When the Constitution’s 21st Amendment ended Prohibition in 1933, it gave each state full control over regulating alcohol inside its borders.

However, the Commerce Clause, a fundamental Constitution provision, empowers Congress to regulate commerce among the states.

When the Supreme Court declared in May 2005 that states must allow out-of-state wineries to ship directly to customers if their own wineries do so, this landmark anti-discrimination ruling was grounded in the Commerce Clause.

The ruling triggered five years of legal challenges to shipping laws, resulting in legislation permitting various forms of direct shipments in some 37 states.

Such sales bypass wholesalers’ monopolies in standard three-tier regulatory systems, under which producers must sell to middlemen, who sell to retailers.

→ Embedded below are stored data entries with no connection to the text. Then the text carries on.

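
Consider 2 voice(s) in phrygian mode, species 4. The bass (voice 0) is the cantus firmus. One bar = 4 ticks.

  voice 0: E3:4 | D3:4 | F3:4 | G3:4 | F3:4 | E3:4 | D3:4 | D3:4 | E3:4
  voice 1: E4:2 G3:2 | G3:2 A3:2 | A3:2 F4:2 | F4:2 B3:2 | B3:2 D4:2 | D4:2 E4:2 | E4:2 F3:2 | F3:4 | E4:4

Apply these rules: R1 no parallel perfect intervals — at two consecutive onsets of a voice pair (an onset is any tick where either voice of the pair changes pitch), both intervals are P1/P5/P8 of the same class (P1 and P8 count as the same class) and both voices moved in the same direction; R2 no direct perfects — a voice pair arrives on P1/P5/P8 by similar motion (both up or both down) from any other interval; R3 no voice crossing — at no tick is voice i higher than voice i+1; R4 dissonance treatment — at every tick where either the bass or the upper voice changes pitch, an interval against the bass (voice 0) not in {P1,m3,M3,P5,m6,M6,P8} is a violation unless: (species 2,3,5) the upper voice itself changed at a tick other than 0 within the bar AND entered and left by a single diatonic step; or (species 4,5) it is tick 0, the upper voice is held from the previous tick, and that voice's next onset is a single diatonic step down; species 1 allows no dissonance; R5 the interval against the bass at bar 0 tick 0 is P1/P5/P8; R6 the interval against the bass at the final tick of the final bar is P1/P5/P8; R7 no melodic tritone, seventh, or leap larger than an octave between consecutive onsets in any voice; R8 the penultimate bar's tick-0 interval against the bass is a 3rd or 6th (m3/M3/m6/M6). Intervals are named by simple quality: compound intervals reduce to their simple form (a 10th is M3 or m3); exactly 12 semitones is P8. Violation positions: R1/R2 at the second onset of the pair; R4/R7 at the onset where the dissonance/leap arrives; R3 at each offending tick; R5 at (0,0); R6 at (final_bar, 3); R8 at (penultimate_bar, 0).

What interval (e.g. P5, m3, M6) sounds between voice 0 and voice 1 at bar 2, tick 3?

voice 0=F3 voice 1=F4 -> P8

P8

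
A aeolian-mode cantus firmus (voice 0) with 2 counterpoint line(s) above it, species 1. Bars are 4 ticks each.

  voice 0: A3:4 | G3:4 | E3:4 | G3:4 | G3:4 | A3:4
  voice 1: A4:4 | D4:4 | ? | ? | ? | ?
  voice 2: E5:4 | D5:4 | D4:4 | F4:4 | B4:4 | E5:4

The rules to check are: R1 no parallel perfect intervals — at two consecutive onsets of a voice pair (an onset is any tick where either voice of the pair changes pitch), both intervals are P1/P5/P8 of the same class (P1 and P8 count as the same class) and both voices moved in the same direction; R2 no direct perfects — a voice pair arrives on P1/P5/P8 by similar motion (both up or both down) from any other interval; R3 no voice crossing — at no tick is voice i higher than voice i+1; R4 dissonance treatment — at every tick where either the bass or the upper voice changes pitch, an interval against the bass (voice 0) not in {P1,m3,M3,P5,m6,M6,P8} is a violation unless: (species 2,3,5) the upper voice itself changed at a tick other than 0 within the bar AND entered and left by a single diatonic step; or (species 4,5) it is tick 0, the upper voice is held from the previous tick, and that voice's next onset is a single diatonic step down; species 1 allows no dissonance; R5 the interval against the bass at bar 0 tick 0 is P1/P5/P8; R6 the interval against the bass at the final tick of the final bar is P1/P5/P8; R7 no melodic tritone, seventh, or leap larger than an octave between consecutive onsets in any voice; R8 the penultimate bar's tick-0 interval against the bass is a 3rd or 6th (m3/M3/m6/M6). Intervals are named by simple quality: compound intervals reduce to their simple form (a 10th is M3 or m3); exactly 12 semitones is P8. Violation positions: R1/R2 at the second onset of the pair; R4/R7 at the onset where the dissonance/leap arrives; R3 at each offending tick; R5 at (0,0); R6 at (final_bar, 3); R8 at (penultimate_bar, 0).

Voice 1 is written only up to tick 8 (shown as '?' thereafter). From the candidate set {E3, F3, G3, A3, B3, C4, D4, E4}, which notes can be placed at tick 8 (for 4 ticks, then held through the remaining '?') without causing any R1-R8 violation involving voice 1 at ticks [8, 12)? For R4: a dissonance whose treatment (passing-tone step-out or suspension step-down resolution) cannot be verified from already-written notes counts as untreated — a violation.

{C4}

E3: violates R2,R7
F3: violates R4
G3: violates R2
A3: violates R4
B3: violates R1
C4: legal
D4: violates R4
E4: violates R3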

Wholesalers and their allies in state capitals say their bill would, as the wholesalers’ CEO Craig Wolf put it, enable states ‘to fend off litigation’ that might ‘destabilize or destroy’ states’ regulatory authority.

An aim of the House bill, its opponents say, would be to impede wineries’ and consumers’ ability to bring lawsuits against states’ wine-shipping laws they consider discriminatory.

Mike Thompson, co-chairman of the Congressional Wine Caucus, told fellow Congressmen that the measure would ‘devastate California’s and other states’ wine industries, stunt economic growth, and harm consumers by allowing discriminatory law and regulation to be passed and go unchallenged.’

One result might be reduced choices for consumers, especially from artisanal producers whose wines wholesalers won’t handle.